Plant Your Networking Seeds Early, Then Keep Watering Them

October 3, 2022

I’ve never been very good at keeping plants alive; I don’t have a green thumb like my dad does. But I have gotten pretty good at trying things in my career that I’ve never done before, and then working on and improving them steadily over time. Watching the proverbial seed grow into a blossoming fruit one might say.

I began my networking journey when I attended my first professional conference while I was still in college, over 12 years ago. I headed to Vegas with my mom and her business partner who had recently opened the doors of their own law firm. They needed help with their firm’s booth while the two of them networked and got the message out about their new business, so I joined them.

With my not-yet-completed liberal arts degree, I had no business talking about the law let alone running a successful business. But just as I put on a nice dress and heels and walked into a restaurant in my neighborhood when I was 18 years old and asked for my first real job as a hostess, I took a similar approach to this. I put on the “costume” for the role I needed to fill, and then acted the part. I wore professional clothes that felt completely stuffy and foreign to me, put on a big smile, introduced myself to visitors of the booth, and did my best to BS my way through their questions about the law firm or direct them to my mom or her partner who could elaborate further.

For three straight days, I watched everyone in attendance who seemed much more at ease there than me, trying to mimic the way they talked or held themselves. It was an exhausting experience, especially for a college-aged introvert who would have preferred hanging out at the pool with a cold beverage in hand. But I powered through and did it anyway to support my family. That conference ended up being the first in what turned out to be a long line of conferences that I’ve attended since, with each one getting progressively easier as my confidence in networking began to grow.

Earlier this year, I presented on building confidence to law students and alumni at the Drexel University Thomas R. Kline School of Law. To be as authentic as I could, I had to go back to some of my earliest memories networking and meeting new people in a professional setting, including that first conference in Vegas, the first time I attended a networking event by myself in my hometown of Philly, or even the first conference I attended alone without knowing anyone shortly after starting my business (ironically also in Vegas). I thought a lot about the personas we can activate when we’re in situations that are out of our comfort zones. And how the more we do it, the more we start to embody that person until we don’t have to pretend anymore. “Fake it till you make it” rings true, just like forcing a smile causes a chemical reaction in our brains that actually makes us feel happier.

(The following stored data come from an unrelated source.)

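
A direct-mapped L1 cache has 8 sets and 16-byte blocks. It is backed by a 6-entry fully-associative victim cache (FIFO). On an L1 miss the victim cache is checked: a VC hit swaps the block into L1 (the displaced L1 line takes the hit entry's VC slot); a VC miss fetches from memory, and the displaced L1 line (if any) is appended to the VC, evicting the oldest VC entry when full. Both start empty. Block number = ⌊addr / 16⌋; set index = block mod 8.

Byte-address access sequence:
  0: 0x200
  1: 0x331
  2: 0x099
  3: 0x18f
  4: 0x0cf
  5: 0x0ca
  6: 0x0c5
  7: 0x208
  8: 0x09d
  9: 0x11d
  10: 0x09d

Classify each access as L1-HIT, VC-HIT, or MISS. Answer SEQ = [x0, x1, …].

  [0] addr=0x200 blk=32 s=0: MISS | VC []
  [1] addr=0x331 blk=51 s=3: MISS | VC []
  [2] addr=0x99 blk=9 s=1: MISS | VC []
  [3] addr=0x18f blk=24 s=0: MISS | VC [32]
  [4] addr=0xcf blk=12 s=4: MISS | VC [32]
  [5] addr=0xca blk=12 s=4: L1-HIT | VC [32]
  [6] addr=0xc5 blk=12 s=4: L1-HIT | VC [32]
  [7] addr=0x208 blk=32 s=0: VC-HIT | VC [24]
  [8] addr=0x9d blk=9 s=1: L1-HIT | VC [24]
  [9] addr=0x11d blk=17 s=1: MISS | VC [24, 9]
  [10] addr=0x9d blk=9 s=1: VC-HIT | VC [24, 17]

SEQ = [MISS, MISS, MISS, MISS, MISS, L1-HIT, L1-HIT, VC-HIT, L1-HIT, MISS, VC-HIT]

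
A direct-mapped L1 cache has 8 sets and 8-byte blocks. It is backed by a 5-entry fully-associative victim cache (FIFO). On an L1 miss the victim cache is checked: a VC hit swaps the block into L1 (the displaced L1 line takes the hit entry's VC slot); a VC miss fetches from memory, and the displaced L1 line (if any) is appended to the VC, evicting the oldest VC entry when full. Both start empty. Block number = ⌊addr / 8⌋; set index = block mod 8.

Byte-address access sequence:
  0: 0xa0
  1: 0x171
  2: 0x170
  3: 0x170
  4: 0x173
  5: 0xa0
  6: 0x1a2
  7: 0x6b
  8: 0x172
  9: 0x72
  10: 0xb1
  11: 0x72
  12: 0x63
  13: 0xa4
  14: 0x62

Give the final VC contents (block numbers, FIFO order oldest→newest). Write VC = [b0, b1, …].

VC = [20, 46, 22, 52]

  [0] addr=0xa0 blk=20 s=4: MISS | VC []
  [1] addr=0x171 blk=46 s=6: MISS | VC []
  [2] addr=0x170 blk=46 s=6: L1-HIT | VC []
  [3] addr=0x170 blk=46 s=6: L1-HIT | VC []
  [4] addr=0x173 blk=46 s=6: L1-HIT | VC []
  [5] addr=0xa0 blk=20 s=4: L1-HIT | VC []
  [6] addr=0x1a2 blk=52 s=4: MISS | VC [20]
  [7] addr=0x6b blk=13 s=5: MISS | VC [20]
  [8] addr=0x172 blk=46 s=6: L1-HIT | VC [20]
  [9] addr=0x72 blk=14 s=6: MISS | VC [20, 46]
  [10] addr=0xb1 blk=22 s=6: MISS | VC [20, 46, 14]
  [11] addr=0x72 blk=14 s=6: VC-HIT | VC [20, 46, 22]
  [12] addr=0x63 blk=12 s=4: MISS | VC [20, 46, 22, 52]
  [13] addr=0xa4 blk=20 s=4: VC-HIT | VC [12, 46, 22, 52]
  [14] addr=0x62 blk=12 s=4: VC-HIT | VC [20, 46, 22, 52]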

However, the transformation doesn’t happen overnight. Insecurity, anxiety, and imposter syndrome are very real and can be debilitating. They take practice and support to manage or even overcome. Here are some tips on how to get started:

  • Create an “on” persona for yourself that combines qualities of people you admire and respect. Similar to Beyonce’s on-stage person, Sasha Fierce, embody who you want to be even if it doesn’t ‘feel’ like you.
  • Dress the part by wearing outfits that make you feel your best and give a good first impression.
  • Surround yourself with confident, positive people who inspire instead of exhaust you.
  • Practice your personal pitch and try power posing before heading into a new situation.
  • Don’t forgot the basics! Smile, make eye contact, and give a firm handshake when meeting people.

I recently returned from the NAMWOLF Annual Meeting in Chicago, the same conference I attended in Vegas with my mom and her partner all those years ago. A lot has changed since then. I’ve gotten and changed jobs several times, started Bossible with my mom’s business partner, Jessica Mazzeo, who is now also my business partner, attended dozens of events and conferences where I run a booth, and met hundreds of new people along the way. I speak to groups of people both virtually and in person with relative ease (I still can get the jitters!). But getting to this point took incremental progress. Slowly trying new things and perfecting them little by little over time, until I became at ease in rooms of strangers and holding out my hand to say hello.

It’s never too early or too late to start networking and putting yourself out there. The past two years may have allowed the introvert in all of us to thrive but building relationships, especially in person, will do nothing but help us along the way – no matter what our personal and professional goals are. So, start as soon as you can, keep practicing, and when you become a master (or at least feel closer to one), pay it forward by mentoring and being a role model to the next wave of newcomers. Because remember, those seeds that you planted long ago will grow and prosper just like the little train that could when it told itself “I think I can, I think I can.” Eventually, you’ll be telling yourself, I know I can because I already did it.